Featuring our Maeve and Kate Rings.
What are they?
Rose cut stones are an antique cut that has regained popularity in the last five years or so. They were first added into stone cutters' repertoires in the early 1500s!
Rose cut stones are very different from a classic round brilliant cut stone, but let's start with their similarities. Both feature a beautifully faceted top, and both are perfectly round, and therefore suited to both classic and modern settings. Both are also, in the case of diamonds, at least, both are measured by their cut, clarity, colour and carat weight. But this is where the similarities end.
Where round cut stones come to a point at the bottom, as in our Kate Ring, rose cut stones are flat at the bottom, which can be seen in our Maeve Ring. With the flat bottom of the stone, the top of the stone is rounded, often featuring triangular facets which connect at a single apex in the centre of the stone (whereas round cut diamonds feature a flat table on top).
This is where rose cut stones get their name: they are said to look like a rosebud as its petals unfurl. See? Romantic!
This means has a few implications in look, feel, price, and size!
Look and feel
The biggest functional difference between a rose cut and a round cut is the look and feel of the stone, and this is often the make-or-break factor for couples. The difference is quite stark.
Round diamonds are defined by their shimmery, sparkly, disco-ball like appearance. They will catch and reflect light and cast little rainbows around the room—they are the classic.
Rose cut diamonds don't do this. The flat bottom of the stone and the nature of the faceting creates a beautiful glassy, frosty look that is unlike any other diamond. Take our Amelia Ring for example. The dark green sapphire takes on a pastel, nearly transparent colour tone. We love this look and find it very well suited to beautiful white sapphire or coloured stones, but you should be sure this is the right look and feel for you before buying.
Featuring our Maeve and Amelia Rings.
A great selling point for rose cut diamonds is regards how their weight is distributed.
In round cut diamonds, the stone's carat weight also takes into account the bottom of the stone, which, in many settings, is not actually visible as it sits below the girdle of the ring.
In a rose cut diamond, the stone is spread "flat," so to speak. Because none of the stone will sit below the girdle, all of that extra carat weight will create a larger surface area on the visible portion of the ring.
All of this means that a one carat round cut diamond will actually look smaller than a one carat rose cut diamond.
Because of these carat considerations, rose cut diamonds are a great way to stretch your budget.
Further, because rose cut stones will have fewer facets compared to a stone like a round cut, they're often less expensive as less faceting and labour time needs to be invested in readying the stone for market. Less expensive, and appears larger—this is a winning combination for many couples.

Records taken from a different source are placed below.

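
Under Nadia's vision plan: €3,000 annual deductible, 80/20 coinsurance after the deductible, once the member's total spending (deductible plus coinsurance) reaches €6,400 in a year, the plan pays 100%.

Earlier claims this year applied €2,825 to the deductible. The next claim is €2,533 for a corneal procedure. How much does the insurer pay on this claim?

€1,886.40

Remaining deductible: €3,000 − €2,825 = €175.
After the €175 deductible portion, €2,533 − €175 = €2,358 is subject to coinsurance.
20% of €2,358 = €471.60 falls to the member.
That puts the member's cost at €175 + €471.60 = €646.60 before any cap.
Year-to-date out-of-pocket becomes €2,825 + €646.60 = €3,471.60, still under the €6,400 maximum, so no cap applies.
The insurer covers the remainder: €2,533 − €646.60 = €1,886.40.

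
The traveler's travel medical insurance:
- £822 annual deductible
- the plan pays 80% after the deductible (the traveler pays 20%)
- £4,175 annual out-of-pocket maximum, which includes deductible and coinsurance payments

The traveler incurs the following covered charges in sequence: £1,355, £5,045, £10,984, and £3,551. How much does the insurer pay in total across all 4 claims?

£16,760

Claim 1 (£1,355): deductible takes £822, £533 remains; traveler's 20% is £106.60. Traveler owes £928.60 (running OOP £928.60). Plan pays £1,355 − £928.60 = £426.40.
Claim 2 (£5,045): deductible met; 20% of £5,045 = £1,009. Traveler owes £1,009 (running OOP £1,937.60). Insurer: £5,045 − £1,009 = £4,036.
Claim 3 (£10,984): deductible met; 20% of £10,984 = £2,196.80. Traveler owes £2,196.80 (running OOP £4,134.40). Plan pays £10,984 − £2,196.80 = £8,787.20.
Claim 4 (£3,551): 20% coinsurance on £3,551 = £710.20. OOP would hit £4,844.60 > £4,175, so the cap limits the traveler to £4,175 − £4,134.40 = £40.60. Plan pays £3,551 − £40.60 = £3,510.40.
Insurer total = bills − traveler's total = £20,935 − £4,175 = £16,760.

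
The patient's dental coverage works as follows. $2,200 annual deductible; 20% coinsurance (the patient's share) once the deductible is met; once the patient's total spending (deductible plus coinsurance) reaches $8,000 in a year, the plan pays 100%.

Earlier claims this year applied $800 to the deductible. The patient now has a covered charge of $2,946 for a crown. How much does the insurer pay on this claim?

$1,236.80

Remaining deductible: $2,200 − $800 = $1,400.
That leaves $2,946 − $1,400 = $1,546 for coinsurance.
Patient's 20% share of $1,546 is $309.20.
That puts the patient's cost at $1,400 + $309.20 = $1,709.20 before any cap.
Year-to-date out-of-pocket becomes $800 + $1,709.20 = $2,509.20, still under the $8,000 maximum, so no cap applies.
The insurer covers the remainder: $2,946 − $1,709.20 = $1,236.80.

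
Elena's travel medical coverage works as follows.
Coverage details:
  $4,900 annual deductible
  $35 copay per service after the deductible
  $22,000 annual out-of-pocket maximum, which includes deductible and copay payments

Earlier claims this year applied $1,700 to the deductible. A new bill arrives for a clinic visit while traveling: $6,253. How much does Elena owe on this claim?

$3,235

$1,700 of the $4,900 deductible is already met, leaving $3,200.
The remaining $3,053 (= $6,253 − $3,200) moves to the copay.
Copay on this service: $35.
That puts the traveler's cost at $3,200 + $35 = $3,235 before any cap.
Cumulative spending $1,700 + $3,235 = $4,935 stays under the $22,000 maximum.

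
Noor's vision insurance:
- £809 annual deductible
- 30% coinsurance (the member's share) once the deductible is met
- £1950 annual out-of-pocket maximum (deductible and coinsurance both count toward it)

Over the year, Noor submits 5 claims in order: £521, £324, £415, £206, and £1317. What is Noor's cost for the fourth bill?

#1 (£521): all of it applies to the deductible. Member pays £521; OOP now £521.
#2 (£324): £288 finishes the deductible; £36 goes to coinsurance; coinsurance £36 × 30% = £10.80. Member pays £298.80; OOP now £819.80.
#3 (£415): deductible already satisfied, so member's share is 30% × £415 = £124.50. Member pays £124.50; OOP now £944.30.
#4 (£206): deductible met; 30% of £206 = £61.80. Member owes £61.80 (running OOP £1006.10).

£61.80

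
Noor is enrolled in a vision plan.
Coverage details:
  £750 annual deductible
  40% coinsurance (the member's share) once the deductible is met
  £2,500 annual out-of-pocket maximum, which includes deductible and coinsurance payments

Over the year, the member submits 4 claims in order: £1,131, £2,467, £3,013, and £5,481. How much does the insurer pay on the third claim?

£2,402.20

Claim 1 — £1,131: £750 to deductible, leaving £381; 40% of £381 = £152.40. Member owes £902.40 (running OOP £902.40). Plan pays £1,131 − £902.40 = £228.60.
Claim 2 — £2,467: 40% coinsurance on £2,467 = £986.80. Member owes £986.80 (running OOP £1,889.20). Insurer: £2,467 − £986.80 = £1,480.20.
Claim 3 — £3,013: 40% coinsurance on £3,013 = £1,205.20. OOP would hit £3,094.40 > £2,500, so the cap limits the member to £2,500 − £1,889.20 = £610.80. Plan pays £3,013 − £610.80 = £2,402.20.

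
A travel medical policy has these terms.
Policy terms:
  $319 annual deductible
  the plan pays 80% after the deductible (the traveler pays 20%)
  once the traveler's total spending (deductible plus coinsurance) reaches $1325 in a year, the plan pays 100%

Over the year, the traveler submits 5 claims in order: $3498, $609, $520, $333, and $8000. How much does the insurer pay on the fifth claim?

Claim 1 ($3498): $319 to deductible, leaving $3179; coinsurance $3179 × 20% = $635.80. Traveler pays $954.80; OOP now $954.80. Insurer: $3498 − $954.80 = $2543.20.
Claim 2 ($609): 20% coinsurance on $609 = $121.80. Cost to traveler: $121.80. OOP to date $1076.60. Insurer: $609 − $121.80 = $487.20.
Claim 3 ($520): deductible met; 20% of $520 = $104. Traveler pays $104; OOP now $1180.60. Insurer: $520 − $104 = $416.
Claim 4 ($333): deductible already satisfied, so traveler's share is 20% × $333 = $66.60. Cost to traveler: $66.60. OOP to date $1247.20. Plan pays $333 − $66.60 = $266.40.
Claim 5 ($8000): deductible already satisfied, so traveler's share is 20% × $8000 = $1600. Adding that to $1247.20 gives $2847.20, past the $1325 cap; traveler pays only $1325 − $1247.20 = $77.80. Plan pays $8000 − $77.80 = $7922.20.

$7922.20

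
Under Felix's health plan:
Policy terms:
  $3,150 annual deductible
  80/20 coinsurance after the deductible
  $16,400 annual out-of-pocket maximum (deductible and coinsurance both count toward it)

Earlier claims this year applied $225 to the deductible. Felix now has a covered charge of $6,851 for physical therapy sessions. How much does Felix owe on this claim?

$225 of the $3,150 deductible is already met, leaving $2,925.
That leaves $6,851 − $2,925 = $3,926 for coinsurance.
20% of $3,926 = $785.20 falls to the patient.
That puts the patient's cost at $2,925 + $785.20 = $3,710.20 before any cap.
Total out-of-pocket so far would be $225 + $3,710.20 = $3,935.20, below the $16,400 cap — no reduction.

$3,710.20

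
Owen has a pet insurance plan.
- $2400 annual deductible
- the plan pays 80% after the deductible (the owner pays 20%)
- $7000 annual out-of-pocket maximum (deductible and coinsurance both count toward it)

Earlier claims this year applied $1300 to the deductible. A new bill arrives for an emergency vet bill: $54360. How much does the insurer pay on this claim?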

Rose cut is complementary to so many alternative stones, too! If your partner is open to alternative stones, there is an opportunity to safe even more money: using a stone like moissanite has the look and feel of a diamond but presents an opportunity to pay less than half of what you would for the "real" thing.
Further, rose cut lends itself to coloured and hazy stones beautifully. You've probably seen salt and pepper diamonds, just like our Maeve, linked above, which creates a beautiful, moody stone perfectly unique to you and your partner.
What do you think? Would you purchase a rose cut engagement ring?